If you really want to go retro the D-Pad works well enough, but I’ve found that Pro Swipe gives me the most freedom and responsiveness.
The D-Pad (which is hard to see) lights up when pressed but is in a fixed position.
While you can’t move the buttons for Attack, Dash, and Options, I found them to be in an easy-to-reach spot, allowing me to move my thumb instead of my entire hand. The buttons reacted well to my touches, and I didn’t experience a single point where I thought that I had touched a button and I hadn’t. With a combination of good sizing and an attention to where the buttons are placed, Mage Gauntlet manages to control better than any other game I’ve played on the iPad, with the possible exception of Superbrothers: Sword & Sworcery EP.
If you prefer to hold your iPad in a certain way there’s even an option to flip the screen; this didn’t affect which side of the iPad the buttons were placed on, but it could be useful if you want to use headphones while you’re playing.
On Sounds and Pixels
I’m a sucker for pixel-based games. They bring me back to a time when gaming was, to me, handing the controller off to my grandmother when I couldn’t get past a certain part of Sonic the Hedgehog, or games that I would play whenever I had a free moment and wanted to escape from family members. Mage Gauntlet takes the style and runs with it, remaining faithful to the SNES-era of games without looking dated.

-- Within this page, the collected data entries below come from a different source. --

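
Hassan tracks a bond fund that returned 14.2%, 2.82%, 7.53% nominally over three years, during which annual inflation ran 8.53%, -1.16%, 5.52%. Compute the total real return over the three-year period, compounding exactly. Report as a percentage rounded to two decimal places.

11.55%

Nominal growth factor = 1.1420 × 1.0282 × 1.0753 = 1.262622
Price-level growth factor = 1.0853 × 0.9884 × 1.0552 = 1.131924
Real growth factor = 1.262622 / 1.131924 = 1.115465
Total real return = 1.115465 − 1 → 11.55%.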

Where Mage Gauntlet really shines is with the soundtrack. I didn’t touch on this too much with the iPhone version, but the music really is superb. I found that the melodies brought me back to older times without feeling ripped from classical games, and fit the style and feel of the game perfectly.
One thing that I did notice is that when Lexi is moving the screen looks very janky. It might be a product of not having quite as much of a pixel density as the iPhone version, but given the updated graphics and the fact that the same A5 chip is in the iPad 2 (which I’m using) as the iPhone 4S, I’m afraid that this is probably just from the iPad’s screen. I looked at League of Evil, a game with the same pixel-based style, and I noticed some of this odd blurriness but not at the same scale as Mage Gauntlet.
Does it Hold Up?
Sometimes reviewing games can be hard; what’s interesting for a week or so can quickly become tiresome the next week, as you get used to the way that the game works and bored of it. Some games manage to avoid this, and I’m happy to report that Mage Gauntlet is one of them.
I had just as much fun fighting golems and zombies on my second playthrough as I did with the first, and that was one of my biggest concerns coming into this review. While it’s not a very pricy game by any means, I’m happy to say that you can enjoy it more than once, offering dozens of hours of fun.
Mage Gauntlet is defining a genre on iOS. It’s a fun, quirky game that has stellar gameplay and is being updated by the developer at a steady pace. I’m sure that they’ll expand the game more in the future, but even as-is this game is a must-have for the iPad. RocketCat has something special here, and I believe that they know it.
Unfortunately, everything isn’t perfect. While I love most aspects of the game, the occasional blurriness that I feel turns me off just the slightest bit. It might be that I’m simply too sensitive to this sort of thing, and it doesn’t affect how much you can enjoy the game, but to some people it might be mildly distracting. Still, though, Mage Gauntlet is worth a purchase if you remember when polygons in video games were essentially nonexistent or if you’re simply looking for a good game for the iPad.